Fuori dagli Usa, le cose vanno pure peggio. «Esaurito il progetto europeo Pharmaplanta, a cui
hanno collaborato i laboratori Enea, oggi la ricerca continua con un progetto europeo più ristretto,
affidato a due laboratori in Germania e Regno Unito, paesi che hanno garantito alle loro strutture
un ottimo sostegno economico», spiega Benvenuto. Intanto l’Igceb ha lavorato con ricercatori
inglesi e spagnoli a un plantibody contro un virus che colpisce i maiali. «Buoni risultati»,
commenta Burrone. «Ma non si è mai arrivati allo sviluppo di un farmaco: servono fondi e
competenze imprenditoriali che in Europa non è facile ottenere. E in Italia praticamente
impossibile». Considerando anche la necessità di controlli complessi: «Gli anticorpi vegetali non
sono necessariamente identici a quelli prodotti da una cellula umana», spiega Burrone. «Le piante
sono una delle possibilità, ma in certi casi funziona meglio produrli da cellule animali».

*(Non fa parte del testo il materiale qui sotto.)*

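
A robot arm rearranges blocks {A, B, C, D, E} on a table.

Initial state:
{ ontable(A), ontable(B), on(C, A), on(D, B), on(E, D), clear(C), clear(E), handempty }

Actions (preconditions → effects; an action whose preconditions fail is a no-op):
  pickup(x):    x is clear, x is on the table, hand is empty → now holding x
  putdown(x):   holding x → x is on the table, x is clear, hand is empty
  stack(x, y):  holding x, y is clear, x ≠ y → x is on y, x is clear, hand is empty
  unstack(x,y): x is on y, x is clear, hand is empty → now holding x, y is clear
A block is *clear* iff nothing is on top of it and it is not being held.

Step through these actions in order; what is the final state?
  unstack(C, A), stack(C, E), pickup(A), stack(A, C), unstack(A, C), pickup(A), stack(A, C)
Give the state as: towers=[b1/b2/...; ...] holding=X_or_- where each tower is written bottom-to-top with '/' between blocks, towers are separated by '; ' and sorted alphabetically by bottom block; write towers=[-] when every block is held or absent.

towers=[B/D/E/C/A] holding=-

step 1 (unstack(C, A)): towers=[A; B/D/E] holding=C
step 2 (stack(C, E)): towers=[A; B/D/E/C] holding=-
step 3 (pickup(A)): towers=[B/D/E/C] holding=A
step 4 (stack(A, C)): towers=[B/D/E/C/A] holding=-
step 5 (unstack(A, C)): towers=[B/D/E/C] holding=A
step 6 (pickup(A)) [no-op]: towers=[B/D/E/C] holding=A
step 7 (stack(A, C)): towers=[B/D/E/C/A] holding=-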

Qualcosa però si muove: «L’Enea sta lavorando con l’Istituto superiore di sanità a un anticorpo
vegetale per trattare le infezioni da candida, realizzato utilizzando un antenato del tabacco, la
Nicotiana benthamiana», spiega Benvenuto. E tra le sostanze in studio c’è un’immunocitochina
per il trattamento del linfoma non Hodgkin. Detto questo, le multinazionali del farmaco non
sembrano particolarmente interessate a sfruttare un metodo di produzione che ridurrà
sensibilmente i costi: «Da quando la Bayer ha comprato la Icon Genetics, un’azienda che portava
avanti progetti interessanti sui plantibody, non se ne sente più parlare», osserva Benvenuto. Ora
però il brevetto su alcuni anticorpi antitumorali sta per scadere. E forse produrli attraverso le
piante permetterà di renderli disponibili anche a chi non può permettersi terapie a costi proibitivi.
PILLOLA VERDE
L’anticoncezionale del futuro potrebbe essere una pellicola trasparente grande quanto un
francobollo, impregnata di anticorpi vegetali che aggrediscono la superficie dello spermatozoo,
paralizzandolo. È uno dei progetti più avanzati nel settore dei plantibody, su cui punta la Mapp
Biopharmaceuticals. Tecnicamente si tratta di uno spermicida di ultima generazione, «interessante
perché avrebbe meno effetti sull’organismo rispetto ai contraccettivi ormonali», spiega
Benvenuto. Ma anche perché, associato ad altre molecole, potrebbe proteggere la donna anche
contro malattie sessualmente trasmissibili. Finora, solo i profilattici hanno funzionato al tempo
stesso come contraccettivi e come barriera contro le malattie. Ma con il patch vegetale, il
controllo tornerebbe in mano alle donne.